Revelation 1:5-10 really is the master key to unlock the structure of the book. While the throne of God, the trumpets, bowls, and seals all play a central role in this book, the book would be, as I noted in the previous post, meaningless without its Christological structure. Put simply, the book is about Jesus Christ–specifically with regard to His first and second coming. And is this a surprise to us? It shouldn’t be if we have come to see that the Bible is about the Lord Jesus Christ and the work He does in His first and second coming. Isn’t this what Jesus taught to His disciples on the road to Emmaus, concerning the doctrine of the Old Testament, when he said to them, “O foolish ones and slow in heart to believe all that the prophets have spoken. Ought not the Christ to have suffered these things and entered into His glory ?” There, Jesus proceeded to open the Scriptures and “beginning with Moses and the prophets, He interpreted to them in all the Scriptures the things concerning Himself .” Peter also explained this when he wrote, “10 Of this salvation the prophets have inquired and searched carefully, who prophesied of the grace that would come to you, searching what, or what manner of time, the Spirit of Christ who was in them was indicating when He testified beforehand the sufferings of Christ and the glories that would follow (1 Peter 1:10-11).”

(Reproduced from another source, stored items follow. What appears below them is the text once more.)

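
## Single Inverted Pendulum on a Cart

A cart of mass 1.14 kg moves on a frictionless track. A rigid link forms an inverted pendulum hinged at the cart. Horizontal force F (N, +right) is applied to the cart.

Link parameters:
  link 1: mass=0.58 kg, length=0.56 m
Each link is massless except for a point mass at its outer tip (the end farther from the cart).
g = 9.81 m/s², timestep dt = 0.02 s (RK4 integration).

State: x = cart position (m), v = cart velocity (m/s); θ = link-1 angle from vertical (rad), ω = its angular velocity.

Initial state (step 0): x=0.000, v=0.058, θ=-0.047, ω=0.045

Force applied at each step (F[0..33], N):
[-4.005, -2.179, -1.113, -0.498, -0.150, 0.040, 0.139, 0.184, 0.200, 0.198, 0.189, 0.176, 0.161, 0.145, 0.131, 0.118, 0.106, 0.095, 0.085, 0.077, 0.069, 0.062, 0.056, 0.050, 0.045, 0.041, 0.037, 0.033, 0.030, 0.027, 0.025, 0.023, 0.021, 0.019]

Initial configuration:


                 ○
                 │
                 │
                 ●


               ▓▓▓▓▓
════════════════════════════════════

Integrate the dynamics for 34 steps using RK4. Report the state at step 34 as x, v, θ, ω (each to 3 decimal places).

Answer: x=-0.012, v=0.004, θ=0.000, ω=0.003

Derivation:
apply F[0]=-4.005 → step 1: x=0.001, v=-0.008, θ=-0.045, ω=0.146
apply F[1]=-2.179 → step 2: x=0.000, v=-0.041, θ=-0.042, ω=0.191
apply F[2]=-1.113 → step 3: x=-0.001, v=-0.057, θ=-0.038, ω=0.205
apply F[3]=-0.498 → step 4: x=-0.002, v=-0.062, θ=-0.034, ω=0.202
apply F[4]=-0.150 → step 5: x=-0.003, v=-0.062, θ=-0.030, ω=0.189
apply F[5]=+0.040 → step 6: x=-0.005, v=-0.058, θ=-0.026, ω=0.173
apply F[6]=+0.139 → step 7: x=-0.006, v=-0.053, θ=-0.023, ω=0.156
apply F[7]=+0.184 → step 8: x=-0.007, v=-0.048, θ=-0.020, ω=0.139
apply F[8]=+0.200 → step 9: x=-0.008, v=-0.043, θ=-0.017, ω=0.123
apply F[9]=+0.198 → step 10: x=-0.008, v=-0.037, θ=-0.015, ω=0.108
apply F[10]=+0.189 → step 11: x=-0.009, v=-0.033, θ=-0.013, ω=0.095
apply F[11]=+0.176 → step 12: x=-0.010, v=-0.028, θ=-0.011, ω=0.083
apply F[12]=+0.161 → step 13: x=-0.010, v=-0.025, θ=-0.010, ω=0.073
apply F[13]=+0.145 → step 14: x=-0.011, v=-0.021, θ=-0.008, ω=0.063
apply F[14]=+0.131 → step 15: x=-0.011, v=-0.018, θ=-0.007, ω=0.055
apply F[15]=+0.118 → step 16: x=-0.011, v=-0.015, θ=-0.006, ω=0.048
apply F[16]=+0.106 → step 17: x=-0.012, v=-0.013, θ=-0.005, ω=0.042
apply F[17]=+0.095 → step 18: x=-0.012, v=-0.011, θ=-0.004, ω=0.036
apply F[18]=+0.085 → step 19: x=-0.012, v=-0.009, θ=-0.004, ω=0.031
apply F[19]=+0.077 → step 20: x=-0.012, v=-0.007, θ=-0.003, ω=0.027
apply F[20]=+0.069 → step 21: x=-0.012, v=-0.006, θ=-0.003, ω=0.023
apply F[21]=+0.062 → step 22: x=-0.013, v=-0.004, θ=-0.002, ω=0.020
apply F[22]=+0.056 → step 23: x=-0.013, v=-0.003, θ=-0.002, ω=0.017
apply F[23]=+0.050 → step 24: x=-0.013, v=-0.002, θ=-0.001, ω=0.015
apply F[24]=+0.045 → step 25: x=-0.013, v=-0.001, θ=-0.001, ω=0.013
apply F[25]=+0.041 → step 26: x=-0.013, v=-0.000, θ=-0.001, ω=0.011
apply F[26]=+0.037 → step 27: x=-0.013, v=0.000, θ=-0.001, ω=0.009
apply F[27]=+0.033 → step 28: x=-0.013, v=0.001, θ=-0.001, ω=0.008
apply F[28]=+0.030 → step 29: x=-0.013, v=0.002, θ=-0.000, ω=0.007
apply F[29]=+0.027 → step 30: x=-0.013, v=0.002, θ=-0.000, ω=0.006
apply F[30]=+0.025 → step 31: x=-0.013, v=0.002, θ=-0.000, ω=0.005
apply F[31]=+0.023 → step 32: x=-0.013, v=0.003, θ=-0.000, ω=0.004
apply F[32]=+0.021 → step 33: x=-0.013, v=0.003, θ=-0.000, ω=0.003
apply F[33]=+0.019 → step 34: x=-0.012, v=0.004, θ=0.000, ω=0.003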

So it is, as we approach the New Testament revelation that we find a shift in focus, not away from the Person and work of Christ, but on the fulfillment of that work, and the fruit that flows from His death and resurrection. This is naturally coupled with the prospect of the consummation of that work in His second coming. It is these two architectonic events that structure the New Testament, even as they were alluded to in the Old; and it is these two events that structure the book of Revelation. Everything that occurs within this book–all the people, places and events–find their meaning in regard to these advents. So, it is the theme of the book that John has in mind when he writes:

To Him who loved us and washed us from our sins in His own blood, and has made us kings and priests to His God and Father, to Him be glory and dominion forever and ever. Amen. Behold, He is coming with clouds, and every eye will see Him, even they who pierced Him. And all the tribes of the earth will mourn because of Him. Even so, Amen.

The saving work of Christ crucified is the ground for what John sees, concerning the people of God, in his vision. In Revelation 7:9-10 we read, “After these things I looked, and behold, a great multitude which no one could number, of all nations, tribes, peoples, and tongues, standing before the throne and before the Lamb, clothed with white robes, with palm branches in their hands, and crying out with a loud voice, saying, “Salvation belongs to our God who sits on the throne, and to the Lamb!”

It is the Lamb–the One who was slain and who redeemed a people to God with His blood–who is the focus of the entire heavenly vision. The title “the Lamb” binds together in unbreakable unity the Person of Christ and His saving work at Calvary. It is on account of His shed blood that sinful men and women, boys and girls, are made worthy to stand before the throne of the thrice Holy God. This theme reoccurs throughout the book and differentiates the righteous from the wicked. Even when the righteous are spoken of in regard to their spiritual purity–denoted by the most felicitous term “virgins” (as is the case in Rev. 14:4)–they are said to be “the ones who follow the Lamb wherever He goes,” and who “were redeemed from among men, being firstfruits to God and to the Lamb.” The death of Christ makes ALL the difference for all the people of God. The blood that He shed is efficacious blood, in that it secured eternal life and happiness for all for whom it was shed.

But, the saving work of Christ is incomplete, if I may say it reverently, without His return to bring about the full fruition of that atoning death. The Christ who died, is also the Christ who is risen. The Christ who is risen is the Christ who is ascended on High. And the Christ who ascended is the Christ who will one day come again in glory to bring about the full redemption accomplished by His death. This is the great hope of all the saints who are suffering tribulation in this present age.

We must always keep the Person and work of Christ before our minds. We must ever remember that it is His saving work, in all of its fulfness, accomplished in His first and second coming that structures redemptive history; and it is this that gives us the master key to unlock the mystery of the Apocalypse. Let him who has ears to hear, let him hear what the Spirit says to the churches.